It appears that the vulnerable service in question listens on 0.0.0.0 which is concerning, it means attacks from the LAN are vulnerable by default and you have to explicitly block port 631 if the server is exposed to internet. Granted, requires user to print something to trigger which, I mean, I don't think I've printed anything from Linux in my life, but he does claim getting callbacks from 100's of thousands of linux machines which is believable.
Assuming that most routers are silently compromised, with their command-and-control operators just waiting for an exploit like this one, is almost par for the course these days!
The problem: you're thinking in terms of home/small business networks.
The rest of us are thinking in terms of larger networks (in my case with hundreds of subnets and tens of thousands of nodes) where "631 is blocked at the firewall" isn't of much relief. The firewall is merely one, rather easy to get past, barrier. We're also concerned with east/west traffic.
For sure, and sending hug-ops to teams like yours that have to deploy & enforce mass patches! But I'm also thinking of environments that don't even have the benefit of a team like yours. https://issuetracker.google.com/issues/172222838?pli=1 is (or seems to be?) a saving grace, without which every school using Chromebooks could see worms propagating rapidly if even one student connected to a compromised router at home.
Would you also not block this at the firewall on individual nodes: if you block incoming incoming UDP on port 631 that would at least eliminate one of the two entry points, right?
There is no detail in the article about the other.
The port has to be open on the node for the functionality to work - the whole point is that printers on the same LAN can auto-register. If you don't want that, disabling cups-browsed is much safer than just relying on the firewall. If you do want that, you can't firewall the port at all.
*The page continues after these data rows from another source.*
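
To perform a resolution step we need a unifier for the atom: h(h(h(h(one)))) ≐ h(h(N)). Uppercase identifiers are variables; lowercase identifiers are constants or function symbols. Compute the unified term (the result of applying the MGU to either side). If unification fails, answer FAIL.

h(h(h(h(one))))

Decompose h/1: h(h(h(one))) ≐ h(N).
Decompose h/1: h(h(one)) ≐ N.
Bind N := h(h(one)).
Applying the MGU to either side gives h(h(h(h(one)))).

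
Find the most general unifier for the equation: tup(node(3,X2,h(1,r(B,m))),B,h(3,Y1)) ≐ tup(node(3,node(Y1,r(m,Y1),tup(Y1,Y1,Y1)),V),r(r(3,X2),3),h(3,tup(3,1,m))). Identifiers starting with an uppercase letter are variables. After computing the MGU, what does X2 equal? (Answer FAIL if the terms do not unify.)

Decompose tup/3: node(3,X2,h(1,r(B,m))) ≐ node(3,node(Y1,r(m,Y1),tup(Y1,Y1,Y1)),V),  B ≐ r(r(3,X2),3),  h(3,Y1) ≐ h(3,tup(3,1,m)).
Decompose node/3: 3 ≐ 3,  X2 ≐ node(Y1,r(m,Y1),tup(Y1,Y1,Y1)),  h(1,r(B,m)) ≐ V.
Delete trivial equation 3 ≐ 3.
Bind X2 := node(Y1,r(m,Y1),tup(Y1,Y1,Y1)); substituting into the one remaining equation that mentions X2 gives: B ≐ r(r(3,node(Y1,r(m,Y1),tup(Y1,Y1,Y1))),3).
Bind V := h(1,r(B,m)); no other remaining equation mentions V.
Bind B := r(r(3,node(Y1,r(m,Y1),tup(Y1,Y1,Y1))),3); no other remaining equation mentions B. Substituting into the earlier binding gives V := h(1,r(r(r(3,node(Y1,r(m,Y1),tup(Y1,Y1,Y1))),3),m)).
Decompose h/2: 3 ≐ 3,  Y1 ≐ tup(3,1,m).
Delete trivial equation 3 ≐ 3.
Bind Y1 := tup(3,1,m). Substituting into the earlier bindings gives X2 := node(tup(3,1,m),r(m,tup(3,1,m)),tup(tup(3,1,m),tup(3,1,m),tup(3,1,m))), V := h(1,r(r(r(3,node(tup(3,1,m),r(m,tup(3,1,m)),tup(tup(3,1,m),tup(3,1,m),tup(3,1,m)))),3),m)), B := r(r(3,node(tup(3,1,m),r(m,tup(3,1,m)),tup(tup(3,1,m),tup(3,1,m),tup(3,1,m)))),3).
MGU = { X2 := node(tup(3,1,m),r(m,tup(3,1,m)),tup(tup(3,1,m),tup(3,1,m),tup(3,1,m))), V := h(1,r(r(r(3,node(tup(3,1,m),r(m,tup(3,1,m)),tup(tup(3,1,m),tup(3,1,m),tup(3,1,m)))),3),m)), B := r(r(3,node(tup(3,1,m),r(m,tup(3,1,m)),tup(tup(3,1,m),tup(3,1,m),tup(3,1,m)))),3), Y1 := tup(3,1,m) }, so X2 := node(tup(3,1,m),r(m,tup(3,1,m)),tup(tup(3,1,m),tup(3,1,m),tup(3,1,m))).

node(tup(3,1,m),r(m,tup(3,1,m)),tup(tup(3,1,m),tup(3,1,m),tup(3,1,m)))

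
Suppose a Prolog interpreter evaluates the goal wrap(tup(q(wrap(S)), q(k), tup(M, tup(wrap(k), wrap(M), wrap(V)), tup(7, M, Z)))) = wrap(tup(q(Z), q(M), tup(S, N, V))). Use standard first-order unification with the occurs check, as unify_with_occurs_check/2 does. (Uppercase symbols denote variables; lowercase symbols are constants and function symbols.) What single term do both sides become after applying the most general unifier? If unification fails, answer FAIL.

wrap(tup(q(wrap(k)), q(k), tup(k, tup(wrap(k), wrap(k), wrap(tup(7, k, wrap(k)))), tup(7, k, wrap(k)))))

Decompose wrap/1: tup(q(wrap(S)), q(k), tup(M, tup(wrap(k), wrap(M), wrap(V)), tup(7, M, Z))) = tup(q(Z), q(M), tup(S, N, V)).
Decompose tup/3: q(wrap(S)) = q(Z),  q(k) = q(M),  tup(M, tup(wrap(k), wrap(M), wrap(V)), tup(7, M, Z)) = tup(S, N, V).
Decompose q/1: wrap(S) = Z.
Bind Z := wrap(S); substituting into the one remaining equation that mentions Z gives: tup(M, tup(wrap(k), wrap(M), wrap(V)), tup(7, M, wrap(S))) = tup(S, N, V).
Decompose q/1: k = M.
Bind M := k; substituting into the remaining equation gives: tup(k, tup(wrap(k), wrap(k), wrap(V)), tup(7, k, wrap(S))) = tup(S, N, V).
Decompose tup/3: k = S,  tup(wrap(k), wrap(k), wrap(V)) = N,  tup(7, k, wrap(S)) = V.
Bind S := k; substituting into the one remaining equation that mentions S gives: tup(7, k, wrap(k)) = V. Substituting into the earlier binding gives Z := wrap(k).
Bind N := tup(wrap(k), wrap(k), wrap(V)); no other remaining equation mentions N.
Bind V := tup(7, k, wrap(k)). Substituting into the earlier binding gives N := tup(wrap(k), wrap(k), wrap(tup(7, k, wrap(k)))).
Applying the MGU to either side gives wrap(tup(q(wrap(k)), q(k), tup(k, tup(wrap(k), wrap(k), wrap(tup(7, k, wrap(k)))), tup(7, k, wrap(k))))).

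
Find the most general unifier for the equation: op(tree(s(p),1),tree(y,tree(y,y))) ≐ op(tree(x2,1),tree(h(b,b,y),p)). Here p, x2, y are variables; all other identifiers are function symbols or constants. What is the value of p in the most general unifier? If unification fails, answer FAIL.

FAIL

Decompose op/2: tree(s(p),1) ≐ tree(x2,1),  tree(y,tree(y,y)) ≐ tree(h(b,b,y),p).
Decompose tree/2: s(p) ≐ x2,  1 ≐ 1.
Bind x2 := s(p); no other remaining equation mentions x2.
Delete trivial equation 1 ≐ 1.
Decompose tree/2: y ≐ h(b,b,y),  tree(y,y) ≐ p.
Occurs check fails: y occurs in h(b,b,y); the equation y ≐ h(b,b,y) has no finite solution.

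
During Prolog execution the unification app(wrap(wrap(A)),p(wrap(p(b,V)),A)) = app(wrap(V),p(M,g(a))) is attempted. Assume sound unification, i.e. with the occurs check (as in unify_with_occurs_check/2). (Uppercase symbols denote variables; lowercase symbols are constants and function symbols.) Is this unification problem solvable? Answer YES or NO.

YES

Decompose app/2: wrap(wrap(A)) = wrap(V),  p(wrap(p(b,V)),A) = p(M,g(a)).
Decompose wrap/1: wrap(A) = V.
Bind V := wrap(A); substituting into the remaining equation gives: p(wrap(p(b,wrap(A))),A) = p(M,g(a)).
Decompose p/2: wrap(p(b,wrap(A))) = M,  A = g(a).
Bind M := wrap(p(b,wrap(A))); no other remaining equation mentions M.
Bind A := g(a). Substituting into the earlier bindings gives V := wrap(g(a)), M := wrap(p(b,wrap(g(a)))).
No equations remain and no clash or occurs-check failure arose, so a unifier exists.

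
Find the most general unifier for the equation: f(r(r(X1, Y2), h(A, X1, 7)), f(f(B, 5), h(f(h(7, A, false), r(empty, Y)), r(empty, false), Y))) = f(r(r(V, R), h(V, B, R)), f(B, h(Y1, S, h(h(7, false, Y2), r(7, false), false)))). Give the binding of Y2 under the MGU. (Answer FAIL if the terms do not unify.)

FAIL

Decompose f/2: r(r(X1, Y2), h(A, X1, 7)) = r(r(V, R), h(V, B, R)),  f(f(B, 5), h(f(h(7, A, false), r(empty, Y)), r(empty, false), Y)) = f(B, h(Y1, S, h(h(7, false, Y2), r(7, false), false))).
Decompose r/2: r(X1, Y2) = r(V, R),  h(A, X1, 7) = h(V, B, R).
Decompose r/2: X1 = V,  Y2 = R.
Bind X1 := V; substituting into the one remaining equation that mentions X1 gives: h(A, V, 7) = h(V, B, R).
Bind Y2 := R; substituting into the one remaining equation that mentions Y2 gives: f(f(B, 5), h(f(h(7, A, false), r(empty, Y)), r(empty, false), Y)) = f(B, h(Y1, S, h(h(7, false, R), r(7, false), false))).
Decompose h/3: A = V,  V = B,  7 = R.
Bind A := V; substituting into the one remaining equation that mentions A gives: f(f(B, 5), h(f(h(7, V, false), r(empty, Y)), r(empty, false), Y)) = f(B, h(Y1, S, h(h(7, false, R), r(7, false), false))).
Bind V := B; substituting into the one remaining equation that mentions V gives: f(f(B, 5), h(f(h(7, B, false), r(empty, Y)), r(empty, false), Y)) = f(B, h(Y1, S, h(h(7, false, R), r(7, false), false))). Substituting into the earlier bindings gives X1 := B, A := B.
Bind R := 7; substituting into the remaining equation gives: f(f(B, 5), h(f(h(7, B, false), r(empty, Y)), r(empty, false), Y)) = f(B, h(Y1, S, h(h(7, false, 7), r(7, false), false))). Substituting into the earlier binding gives Y2 := 7.
Decompose f/2: f(B, 5) = B,  h(f(h(7, B, false), r(empty, Y)), r(empty, false), Y) = h(Y1, S, h(h(7, false, 7), r(7, false), false)).
Occurs check fails: B occurs in f(B, 5); the equation B = f(B, 5) has no finite solution.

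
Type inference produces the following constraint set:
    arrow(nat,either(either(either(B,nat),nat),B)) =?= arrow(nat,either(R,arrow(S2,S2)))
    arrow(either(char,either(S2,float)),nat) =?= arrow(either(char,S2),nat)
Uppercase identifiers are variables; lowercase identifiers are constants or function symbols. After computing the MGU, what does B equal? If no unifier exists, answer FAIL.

Decompose arrow/2: nat =?= nat,  either(either(either(B,nat),nat),B) =?= either(R,arrow(S2,S2)).
Delete trivial equation nat =?= nat.
Decompose either/2: either(either(B,nat),nat) =?= R,  B =?= arrow(S2,S2).
Bind R := either(either(B,nat),nat); no other remaining equation mentions R.
Bind B := arrow(S2,S2); no other remaining equation mentions B. Substituting into the earlier binding gives R := either(either(arrow(S2,S2),nat),nat).
Decompose arrow/2: either(char,either(S2,float)) =?= either(char,S2),  nat =?= nat.
Decompose either/2: char =?= char,  either(S2,float) =?= S2.
Delete trivial equation char =?= char.
Occurs check fails: S2 occurs in either(S2,float); the equation S2 =?= either(S2,float) has no finite solution.

FAIL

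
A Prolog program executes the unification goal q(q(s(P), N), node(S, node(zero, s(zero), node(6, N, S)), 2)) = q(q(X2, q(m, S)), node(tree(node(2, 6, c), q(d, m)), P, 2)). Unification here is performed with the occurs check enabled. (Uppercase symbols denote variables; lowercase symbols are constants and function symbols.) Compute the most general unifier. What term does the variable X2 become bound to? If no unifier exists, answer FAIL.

s(node(zero, s(zero), node(6, q(m, tree(node(2, 6, c), q(d, m))), tree(node(2, 6, c), q(d, m)))))

Decompose q/2: q(s(P), N) = q(X2, q(m, S)),  node(S, node(zero, s(zero), node(6, N, S)), 2) = node(tree(node(2, 6, c), q(d, m)), P, 2).
Decompose q/2: s(P) = X2,  N = q(m, S).
Bind X2 := s(P); no other remaining equation mentions X2.
Bind N := q(m, S); substituting into the remaining equation gives: node(S, node(zero, s(zero), node(6, q(m, S), S)), 2) = node(tree(node(2, 6, c), q(d, m)), P, 2).
Decompose node/3: S = tree(node(2, 6, c), q(d, m)),  node(zero, s(zero), node(6, q(m, S), S)) = P,  2 = 2.
Bind S := tree(node(2, 6, c), q(d, m)); substituting into the one remaining equation that mentions S gives: node(zero, s(zero), node(6, q(m, tree(node(2, 6, c), q(d, m))), tree(node(2, 6, c), q(d, m)))) = P. Substituting into the earlier binding gives N := q(m, tree(node(2, 6, c), q(d, m))).
Bind P := node(zero, s(zero), node(6, q(m, tree(node(2, 6, c), q(d, m))), tree(node(2, 6, c), q(d, m)))); no other remaining equation mentions P. Substituting into the earlier binding gives X2 := s(node(zero, s(zero), node(6, q(m, tree(node(2, 6, c), q(d, m))), tree(node(2, 6, c), q(d, m))))).
Delete trivial equation 2 = 2.
MGU = { X2 = s(node(zero, s(zero), node(6, q(m, tree(node(2, 6, c), q(d, m))), tree(node(2, 6, c), q(d, m))))), N = q(m, tree(node(2, 6, c), q(d, m))), S = tree(node(2, 6, c), q(d, m)), P = node(zero, s(zero), node(6, q(m, tree(node(2, 6, c), q(d, m))), tree(node(2, 6, c), q(d, m)))) }, so X2 = s(node(zero, s(zero), node(6, q(m, tree(node(2, 6, c), q(d, m))), tree(node(2, 6, c), q(d, m))))).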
I guess the important question is whether or not these things are blocked by default or require user intervention to disable cups? Sure, many of us block all ports by default and either route everything behind a reverse proxy or punch very specific holes in the firewall that we know are there and can monitor, but someone firing up an ubuntu distribution for their first foray into linux is probably not thinking that way.
The people who are crashing their 600HP Linux systems are, unfortunately, not the ones who are reading CVE listings in their spare time. Canonical and other distros are probably going to have to patch that default setting.
There are a lot of comments on here that assume Linux is only for servers. But just recently there was a post on HN indicating Linux will likely hit 5% desktop share for the first time this year. That's a lot of people on Linux - and a far higher percentage of people using Linux on the desktop will not know anything about this. Sane defaults should not be a luxury. Of course people should know to wear their seatbelts, but seatbelt alarms are still a very good thing.
And this is why Microsoft force pushes updates. I think when Linux desktops become really popular there is quite a worry if the users simply do not update them regularly enough. Or if they are not secured in most ways by default.
On my Ubuntu 22.04 machine, cupsd itself is only listening on localhost, but cups-browsed (which is what has the vulnerability here) is listening on 0.0.0.0
I believe it's implementing DNS-SD for network printer auto-discovery. I'm not terribly familiar with DNS-SD, but given that normal DNS is UDP based it would be unsurprising for DNS-SD to also use UDP.
The purpose of cups-browsed is to listen on a UDP port which allows it to receive broadcasts from legacy cups servers on the local network, whereupon it will talk to cups and configure a local print queue for the printers on the discovered server.
A modern setup doesn't need it and doesn't use it.
Modern cups discovered printers via mDNS and does indeed automatically create temporary destinations for them. This only works with "IPP Everywhere" printers which are 'driverless', i.e., the risk of doing this is limited since there's no printer model-specific software that needs to be run on the local machine to print to a remote printer, as opposed to the legacy protocol implemented (apparently unsafely!) by cups-browsed.
I am very unfamiliar with the protocol, but my impression from a little reading is that the sharing computer broadcasts and the receiver listens. This appears to be for some CUPS specific browsing/discovery protocol rather than mDNS/DNS-SD (cups-browsed supports adding printers discovered that way but depends on avahi to handle the mDNS part).
No, per the article, cups-browsed is used so that a printer can register itself to your system. The printer is the one that initiates a connection to tell your system that it is available at some URL.